WARSAW — There is no doubt that the refugees crossing the Belarusian border with Poland — and by extension reaching the European Union — were shepherded through by the regime of Alexander Lukashenko. There is more than enough evidence that this is an organized action of the dictator using a network of intermediaries stretching from Africa and the Middle East. But that is not all.

The Belarusian regime has made no secret that its services are guiding refugees to the Polish border, literally pushing them onto (and often, through) the wires.


It can be seen in films made available to the media by... Belarusian border guards and Lukashenko's official information agencies.

Tactics of a strongman

Refugees are not led to the border by "pretend soldiers" in uniforms from a military collectibles store. These are regular formations commanded by state authorities. Their actions violate all rules of peaceful coexistence and humanitarianism to which Belarus has committed itself as a state.

Belarus is dismissed by the "rest of the world" as a hopeless case of a bizarre (although, in the last year, increasingly brutal) dictatorship. But it still formally belongs to a whole range of organizations whose principles it violates every day on the border with Poland.

Indeed, Belarus is a part of the United Nations (it is even listed as a founding state in its declaration), it belongs to the UNICEF, to the International Committee of the Red Cross, and even to the Organization for Security and Cooperation in Europe (OSCE).
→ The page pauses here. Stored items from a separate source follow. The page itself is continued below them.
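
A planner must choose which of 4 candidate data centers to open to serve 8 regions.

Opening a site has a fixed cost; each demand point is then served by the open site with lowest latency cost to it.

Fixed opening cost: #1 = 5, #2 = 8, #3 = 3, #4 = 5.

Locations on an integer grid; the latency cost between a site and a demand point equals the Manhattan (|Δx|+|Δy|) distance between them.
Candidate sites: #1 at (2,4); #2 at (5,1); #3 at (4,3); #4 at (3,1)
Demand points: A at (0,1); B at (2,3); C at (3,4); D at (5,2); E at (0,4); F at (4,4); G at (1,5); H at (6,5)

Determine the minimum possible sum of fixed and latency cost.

Open {#1, #3}: assign each demand point to its cheapest open site.
  A→#1 5, B→#1 1, C→#1 1, D→#3 2, E→#1 2, F→#3 1, G→#1 2, H→#3 4
  latency cost 18, fixed 8 → total 26.
Compare {#1}: latency cost 23 + fixed 5 = 28.
Compare {#1, #4}: latency cost 19 + fixed 10 = 29.
Compare {#1, #3, #4}: latency cost 16 + fixed 13 = 29.
All other subsets cost ≥ 28. Minimum total cost: 26.

26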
Photo of Polish soldiers setting up a barbed wire fence in the Border Zone near Krynki, Belarus

Polish soldiers set up a barbed wire fence in the Border Zone near Krynki, Belarus

Maciej Luczniewski/ZUMA

Lukashenko would never challenge the Red Cross

Each of these entities has specialized bureaus whose task is to intervene wherever conventions and human rights are violated. Each of these organizations should have sent their observers and representatives to the conflict area long ago — and without asking Belarus for permission. They should be operating on both sides of the border, as their presence would certainly make it more difficult to break the law.

An incomprehensible absence

Neither the leader of Poland's ruling party Jaroslaw Kaczyński nor even Lukashenko would dare to keep the UN, UNICEF, OSCE or the Red Cross out of their countries.

In recent weeks, the services of one UN state (Belarus) have been regularly violating the border of another UN state (Poland). In the nearby forests, children are being pushed around and people are dying. Despite all of this, none of the international organizations seems to be trying to reach the border nor taking any kind of action required by their responsibilities.

Their absence in such a critical time and place is completely incomprehensible, and their lack of action raises questions about the use of international treaties and organizations created to protect them.